Results:  We included 41 consecutive patients, of whom 21 (51.21%) had genotype 1 or 4. PegIFN-2a (180 mg) and -2b (1.5 mg/kg) were used in 31 and 10 patients, respectively. RBV weight-adjusted dose was 12.3 mg/kg (11.5 to 13.3). HCV RNA and hemoglobin at baseline were 6.3 log (5.94 to 6.64) and 15 g/dL (14 to 16), respectively. Overall, 31 patients (75.6%) showed early virological response, with an HCV RNA decrease of 5.44 log (–6.3, –2.06). Early virological response was observed in 20 of 20 patients with genotype 3 as compared with 11 of 21 patients with genotype 1 or 4 (c² = 12.59, p <0.0001). Overall, no correlation between early virological response and RBV C_trough was found. Nevertheless, RBV C_trough was an independent predictor of early virological response in subgroup of patients with genotype 1 or 4 (p = 0.039). In the latter, RBV effective concentration 50% and effective concentration 90% were 1600 ng/mL and 2500 ng/mL, respectively. Overall, maximum hemoglobin decrease was 2.7 g/dL [–3.65, –4.5], and the lowest hemoglobin value reached was 12.4 g/dL (11.4 to 13.3). Mean RBV C_trough correlated with maximum hemoglobin decrease (R = –0.358, p = 0.02). Moreover, maximum hemoglobin decrease >3 g/dL was predicted by higher RBV C_trough at logistic regression analysis (p = 0.01). Toxic concentration 50% and toxic concentration 90% for maximum hemoglobin decrease >3 g/dL were 1700 ng/mL and 3000 ng/mL, respectively.

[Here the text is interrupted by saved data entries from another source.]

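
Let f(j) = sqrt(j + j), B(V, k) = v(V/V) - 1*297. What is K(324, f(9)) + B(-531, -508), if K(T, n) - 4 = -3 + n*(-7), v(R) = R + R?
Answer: -294 - 21*sqrt(2) ≈ -323.70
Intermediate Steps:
v(R) = 2*R
B(V, k) = -295 (B(V, k) = 2*(V/V) - 1*297 = 2*1 - 297 = 2 - 297 = -295)
f(j) = sqrt(2)*sqrt(j) (f(j) = sqrt(2*j) = sqrt(2)*sqrt(j))
K(T, n) = 1 - 7*n (K(T, n) = 4 + (-3 + n*(-7)) = 4 + (-3 - 7*n) = 1 - 7*n)
K(324, f(9)) + B(-531, -508) = (1 - 7*sqrt(2)*sqrt(9)) - 295 = (1 - 7*sqrt(2)*3) - 295 = (1 - 21*sqrt(2)) - 295 = -294 - 21*sqrt(2)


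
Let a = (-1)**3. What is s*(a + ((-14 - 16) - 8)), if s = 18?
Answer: -702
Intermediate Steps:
a = -1
s*(a + ((-14 - 16) - 8)) = 18*(-1 + ((-14 - 16) - 8)) = 18*(-1 + (-30 - 8)) = 18*(-1 - 38) = 18*(-39) = -702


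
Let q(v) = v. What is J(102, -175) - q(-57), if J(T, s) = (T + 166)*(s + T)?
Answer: -19507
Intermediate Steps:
J(T, s) = (166 + T)*(T + s)
J(102, -175) - q(-57) = (102² + 166*102 + 166*(-175) + 102*(-175)) - 1*(-57) = (10404 + 16932 - 29050 - 17850) + 57 = -19564 + 57 = -19507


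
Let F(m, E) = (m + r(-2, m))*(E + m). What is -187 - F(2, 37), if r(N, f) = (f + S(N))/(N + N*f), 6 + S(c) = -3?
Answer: -621/2 ≈ -310.50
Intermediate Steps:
S(c) = -9 (S(c) = -6 - 3 = -9)
r(N, f) = (-9 + f)/(N + N*f) (r(N, f) = (f - 9)/(N + N*f) = (-9 + f)/(N + N*f))
F(m, E) = (E + m)*(m - (-9 + m)/(2*(1 + m))) (F(m, E) = (m + (-9 + m)/((-2)*(1 + m)))*(E + m) = (m - (-9 + m)/(2*(1 + m)))*(E + m) = (E + m)*(m - (-9 + m)/(2*(1 + m))))
-187 - F(2, 37) = -187 - (37*(9 - 1*2) + 2*(9 - 1*2) + 2*2*(1 + 2)*(37 + 2))/(2*(1 + 2)) = -187 - (37*(9 - 2) + 2*(9 - 2) + 2*2*3*39)/(2*3) = -187 - (37*7 + 2*7 + 468)/(2*3) = -187 - (259 + 14 + 468)/(2*3) = -187 - 741/(2*3) = -187 - 1*247/2 = -187 - 247/2 = -621/2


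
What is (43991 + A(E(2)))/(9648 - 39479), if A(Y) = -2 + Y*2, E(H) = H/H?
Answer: -43991/29831 ≈ -1.4747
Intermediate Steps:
E(H) = 1
A(Y) = -2 + 2*Y
(43991 + A(E(2)))/(9648 - 39479) = (43991 + (-2 + 2*1))/(9648 - 39479) = (43991 + (-2 + 2))/(-29831) = (43991 + 0)*(-1/29831) = 43991*(-1/29831) = -43991/29831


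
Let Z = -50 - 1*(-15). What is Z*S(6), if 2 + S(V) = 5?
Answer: -105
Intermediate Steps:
S(V) = 3 (S(V) = -2 + 5 = 3)
Z = -35 (Z = -50 + 15 = -35)
Z*S(6) = -35*3 = -105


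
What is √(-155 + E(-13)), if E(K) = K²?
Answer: √14 ≈ 3.7417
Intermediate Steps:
√(-155 + E(-13)) = √(-155 + (-13)²) = √(-155 + 169) = √14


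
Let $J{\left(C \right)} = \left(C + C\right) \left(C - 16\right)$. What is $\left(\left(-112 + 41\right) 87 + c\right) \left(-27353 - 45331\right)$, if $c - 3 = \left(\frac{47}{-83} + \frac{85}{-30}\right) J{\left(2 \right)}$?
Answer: $\frac{36097830216}{83} \approx 4.3491 \cdot 10^{8}$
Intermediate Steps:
$J{\left(C \right)} = 2 C \left(-16 + C\right)$
$c = \frac{48151}{249}$ ($c = 3 + \left(\frac{47}{-83} + \frac{85}{-30}\right) 2 \cdot 2 \left(-16 + 2\right) = 3 + \left(47 \left(- \frac{1}{83}\right) + 85 \left(- \frac{1}{30}\right)\right) 2 \cdot 2 \left(-14\right) = 3 + \left(- \frac{47}{83} - \frac{17}{6}\right) \left(-56\right) = 3 - - \frac{47404}{249} = 3 + \frac{47404}{249} = \frac{48151}{249} \approx 193.38$)
$\left(\left(-112 + 41\right) 87 + c\right) \left(-27353 - 45331\right) = \left(\left(-112 + 41\right) 87 + \frac{48151}{249}\right) \left(-27353 - 45331\right) = \left(\left(-71\right) 87 + \frac{48151}{249}\right) \left(-72684\right) = \left(-6177 + \frac{48151}{249}\right) \left(-72684\right) = \left(- \frac{1489922}{249}\right) \left(-72684\right) = \frac{36097830216}{83}$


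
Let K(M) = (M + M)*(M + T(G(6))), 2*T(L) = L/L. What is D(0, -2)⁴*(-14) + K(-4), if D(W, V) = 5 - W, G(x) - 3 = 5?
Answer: -8722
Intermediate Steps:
G(x) = 8 (G(x) = 3 + 5 = 8)
T(L) = ½ (T(L) = (L/L)/2 = (½)*1 = ½)
K(M) = 2*M*(½ + M) (K(M) = (M + M)*(M + ½) = (2*M)*(½ + M) = 2*M*(½ + M))
D(0, -2)⁴*(-14) + K(-4) = (5 - 1*0)⁴*(-14) - 4*(1 + 2*(-4)) = (5 + 0)⁴*(-14) - 4*(1 - 8) = 5⁴*(-14) - 4*(-7) = 625*(-14) + 28 = -8750 + 28 = -8722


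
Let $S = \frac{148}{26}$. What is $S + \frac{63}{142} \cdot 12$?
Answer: $\frac{10168}{923} \approx 11.016$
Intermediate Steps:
$S = \frac{74}{13}$ ($S = 148 \cdot \frac{1}{26} = \frac{74}{13} \approx 5.6923$)
$S + \frac{63}{142} \cdot 12 = \frac{74}{13} + \frac{63}{142} \cdot 12 = \frac{74}{13} + \frac{378}{71} = \frac{10168}{923}$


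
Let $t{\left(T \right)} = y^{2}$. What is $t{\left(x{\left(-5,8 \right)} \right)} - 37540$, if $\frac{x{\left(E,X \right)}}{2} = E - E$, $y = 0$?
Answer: $-37540$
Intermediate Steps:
$x{\left(E,X \right)} = 0$ ($x{\left(E,X \right)} = 2 \left(E - E\right) = 2 \cdot 0 = 0$)
$t{\left(T \right)} = 0$ ($t{\left(T \right)} = 0^{2} = 0$)
$t{\left(x{\left(-5,8 \right)} \right)} - 37540 = 0 - 37540 = -37540$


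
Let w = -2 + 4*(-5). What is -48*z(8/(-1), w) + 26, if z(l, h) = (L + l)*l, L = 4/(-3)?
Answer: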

Conclusions:  Our study confirmed an overall relationship between hemoglobin decrease and RBV exposure, while, as opposite to previous reports, showed a C_trough-related early virological response of RBV only in patients with genotype 1 or 4. Further studies are warranted in order to define the role of therapeutic drug-level monitoring as a tool to optimize RBV efficacy or tolerability according to the HCV genotype.